Brain vasculature is uniquely programmed to protect central nervous system tissues and respond to their metabolic demands. These functions are subverted during the development of primary and metastatic
brain tumors, resulting in vascular perturbations that are thought to contribute to progression and comorbidities of the underlying disease, including
thrombosis and
hemorrhage. Chronic activation of the coagulation system is particularly obvious in
glioblastoma multiforme (GBM), where intratumoral vasoocclusive
thrombosis may contribute to
hypoxia, pseudopalisading
necrosis, and angiogenesis. GBM is also associated with spontaneous or iatrogenic
bleeding, and the emission of circulating procoagulants implicated in the unusually high risk of peripheral
venous thromboembolism.
Tissue factor (TF) expression is elevated in several types of
brain tumors, including adult and pediatric GBM, as is the production of TF-containing microparticles (TF-MPs).
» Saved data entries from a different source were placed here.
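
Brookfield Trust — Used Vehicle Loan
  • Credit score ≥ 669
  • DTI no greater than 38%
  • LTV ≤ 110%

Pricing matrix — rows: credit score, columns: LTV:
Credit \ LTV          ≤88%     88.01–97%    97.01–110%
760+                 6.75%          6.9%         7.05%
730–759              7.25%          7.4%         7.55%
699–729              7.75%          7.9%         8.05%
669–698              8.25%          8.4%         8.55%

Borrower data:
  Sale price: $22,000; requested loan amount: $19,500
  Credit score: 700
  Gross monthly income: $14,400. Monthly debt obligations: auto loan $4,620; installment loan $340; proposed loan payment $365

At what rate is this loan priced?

7.9%

Credit score 700 ≥ 669; Total monthly debts = (4,620 + 340 + 365) = 5,325. DTI: 5,325 ÷ 14,400 = 37%, within the 38% cap
LTV = 19,500/22,000 = 88.6% ≤ 110%
Row: 700 falls in 699–729. Column: 88.6% falls in 88.01–97%. Rate = 7.9%.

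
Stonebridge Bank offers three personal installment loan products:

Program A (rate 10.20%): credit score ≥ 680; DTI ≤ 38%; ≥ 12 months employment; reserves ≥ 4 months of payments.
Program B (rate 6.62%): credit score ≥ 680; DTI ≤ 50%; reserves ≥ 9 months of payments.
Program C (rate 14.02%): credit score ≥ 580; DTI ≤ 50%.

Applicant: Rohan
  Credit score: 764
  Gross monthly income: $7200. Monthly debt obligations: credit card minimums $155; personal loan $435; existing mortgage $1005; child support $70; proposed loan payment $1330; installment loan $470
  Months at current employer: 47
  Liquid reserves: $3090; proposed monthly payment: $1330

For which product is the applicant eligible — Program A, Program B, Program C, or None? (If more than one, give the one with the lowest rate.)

Program C

Total debts = (155 + 435 + 1,005 + 70 + 1,330 + 470) = 3,465; DTI = 3,465/7,200 = 48.1%.
Reserves = 3,090/1,330 = 2.3 months.
Program A: score 764 ≥ 680; DTI 48.1% > 38%; employment 47 ≥ 12 mo; reserves 2.3 < 4 mo → does not qualify.
Program B: score 764 ≥ 680; DTI 48.1% ≤ 50%; reserves 2.3 < 9 mo → does not qualify.
Program C: score 764 ≥ 580; DTI 48.1% ≤ 50% → qualifies.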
Both TF expression and its vesicular emission are regulated by tumor microenvironment (e.g.,
hypoxia), in concert with activated oncogenic and
growth factor pathways (RAS, EGFR, MET), as well as the loss of tumor suppressor gene activity (PTEN). Discovery of distinct oncogenic networks led to recognition of unique molecular subtypes within
brain tumors, of which GBM (proneural, neural, classical, and mesenchymal), and
medulloblastoma (SHH, WNT, group 3, and group 4) exhibit subtype-specific composition of the
tumor coagulome. It remains to be established whether mechanisms of
thrombosis and biological effects of coagulation in
brain tumors are also subtype specific. In this regard, TF pathway represents a paradigm, and its impact on
tumor dormancy,
inflammation, angiogenesis, formation of cancer stem cell niches, and dissemination is a subject of considerable interest. However, establishing the extent to which TF and TF-MPs contribute to pathogenesis and thromboembolic disease in the context of primary and secondary
brain tumors may require molecular stratification of patient populations. We suggest that a better understanding of these molecular linkages may pave the way to a more effective (targeted)
therapy, prophylaxis, adjunctive use of
anticoagulants, and other agents able to modulate interactions between
brain tumors and the coagulation system.